Juventud Rebelde - Diario de la Juventud Cubana

Fotutazos

Autor:

Luis Sexto

La mayoría de los choferes conducen con las manos puestas en el timón. Son los normales. En cambio, otros, cuya cuantía es inaccesible, manejan con una mano sobre el claxon. Son los sub… es decir los subarrendatarios del aire. Digamos para no ofender. ¿Para qué calificarlos? Mejor sería tratar de esclarecer qué puede justificar esa afición a creer que el claxon es como un sistema de frenado manual o una palanca para cambios de velocidad.

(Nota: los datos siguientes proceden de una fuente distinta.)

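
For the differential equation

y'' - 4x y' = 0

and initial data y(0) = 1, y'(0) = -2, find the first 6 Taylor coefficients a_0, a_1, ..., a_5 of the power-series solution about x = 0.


Ansatz: y(x) = sum_{n>=0} a_n x^n, so y'(x) = sum_{n>=1} n a_n x^(n-1) and y''(x) = sum_{n>=2} n(n-1) a_n x^(n-2).
Substitute into P(x) y'' + Q(x) y' + R(x) y = 0 with P(x) = 1, Q(x) = -4x, R(x) = 0, and match powers of x.
Initial conditions: a_0 = 1, a_1 = -2.
Setting the coefficient of each power of x to zero and solving order by order (substituting the coefficients already found):
  x^0: 2 a_2 = 0  ->  a_2 = 0
  x^1: 6 a_3 - 4 a_1 = 0  ->  6 a_3 = 4 a_1 = -8  ->  a_3 = -4/3
  x^2: 12 a_4 - 8 a_2 = 0  ->  12 a_4 = 8 a_2 = 0  ->  a_4 = 0
  x^3: 20 a_5 - 12 a_3 = 0  ->  20 a_5 = 12 a_3 = -16  ->  a_5 = -4/5
Truncated series: y(x) = 1 - 2 x - (4/3) x^3 - (4/5) x^5 + O(x^6).

a_0 = 1; a_1 = -2; a_2 = 0; a_3 = -4/3; a_4 = 0; a_5 = -4/5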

Los adictos al claxon parecen sentir el tironeo de cierta  vocación musical. La llevan dentro, pero amordazada por haber suspendido un examen en el conservatorio, o nunca haber podido afinar en una conga del barrio. Y quizá por ello liberan su frustrado solfeo a las cuatro o cinco de la madrugada, casi diariamente, y quien dice al amanecer,  dice a media mañana y a media tarde y al anochecer. A cualquier hora los ómnibus, sobre todo los ómnibus, sueltan su triple trompetazo, a menos de 30 metros del hospital de maternidad América Arias o del Camilo Cienfuegos, o del Pando Ferrer, en esas avenidas principales que llamamos Línea y 31, y podrían citarse muchas más. Y además trompetean detenidos en la parada, como si avisaran a alguien de algo; de algo que no podemos interpretar, salvo como una serenata nocturna y diurna.

El chofer —dígase también de camión o automóvil— quizá pueda imaginar que es un virtuoso del trombón, o experto en hacer mugir a una tuba, incluso mago del clarinete, aunque sepa que le está prohibido ese concierto. Se lo prohíben el Código del Tránsito, y una señal de no tocar el claxon, una señal, una mínima señal, ya invisible para los peores ojos, esos que no quieren mirar ni para cumplirla ni para obligar a que la cumplan.

Sé que hablar tan repetitivamente del ruido en La Habana equivale a atragantarse con un hueso muy lengüeteado. Casi todos los habaneros, aunque sean de este o aquel sitio de la lámina curvada de Cuba e islas e islotes subsidiarios, sufren el ruido y a la vez lo multiplican.

Fijémonos cuánta inconsecuencia: el ruido nos ensordece, nos estresa bajo su comba armada a base de gritos, cuero de tambor, metales de platillos, berridos de cornetas, explosiones de motores, y el aviso de «A callar» permanece mudo…

Las palabras por momentos sustituyen a los actos verificables. Y todo continúa en paz, en la paz de los que no escuchan el cansino rumor de la queja. Habrá que echarle un ojo, porque el problema, mancha si no se le toca.